Take care of yourself and your loved ones. Stay isolated not only for your own safety, but for the safety of others as well.

And while we ‘re self isolating, keep a journal. Can you imagine reading a journal written my your grandparents or great grandparents of their experiences during the war or even the Great Depression. It would be an eye opener for sure, and something you would treasure.

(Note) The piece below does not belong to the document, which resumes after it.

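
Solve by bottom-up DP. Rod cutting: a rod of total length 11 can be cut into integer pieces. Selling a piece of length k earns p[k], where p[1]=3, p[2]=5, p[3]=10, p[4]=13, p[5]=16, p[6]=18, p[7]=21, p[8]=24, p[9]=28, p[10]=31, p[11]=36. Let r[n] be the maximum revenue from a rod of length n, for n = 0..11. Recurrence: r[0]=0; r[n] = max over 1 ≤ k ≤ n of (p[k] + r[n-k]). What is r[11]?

36

   n    0    1    2    3    4    5    6    7    8    9   10   11
r[n]    0    3    6   10   13   16   20   23   26   30   33   36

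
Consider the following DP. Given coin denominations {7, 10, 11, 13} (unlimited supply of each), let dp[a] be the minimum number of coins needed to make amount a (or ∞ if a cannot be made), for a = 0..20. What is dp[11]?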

So keep a journal detailing your own thoughts and experiences in this life changing moment in history.

And for all of the people who never have enough time to do your own research (myself included) … let’s do this. It’s the perfect opportunity to get some research done. Some scanning, of filing that “pile” of paperwork etc. etc … make the most of your time. [Note, I’m actually telling myself this (not just you), so let’s see how we all go in a few months time].


P.S. For the record, I don’t know of anyone that was sick (other than seasick) on the Pacific Aria during our cruise, and haven’t heard of anyone who was on that ship having tested positive for COVID-19 since returning home … though sadly I know others on other ships weren’t so fortunate.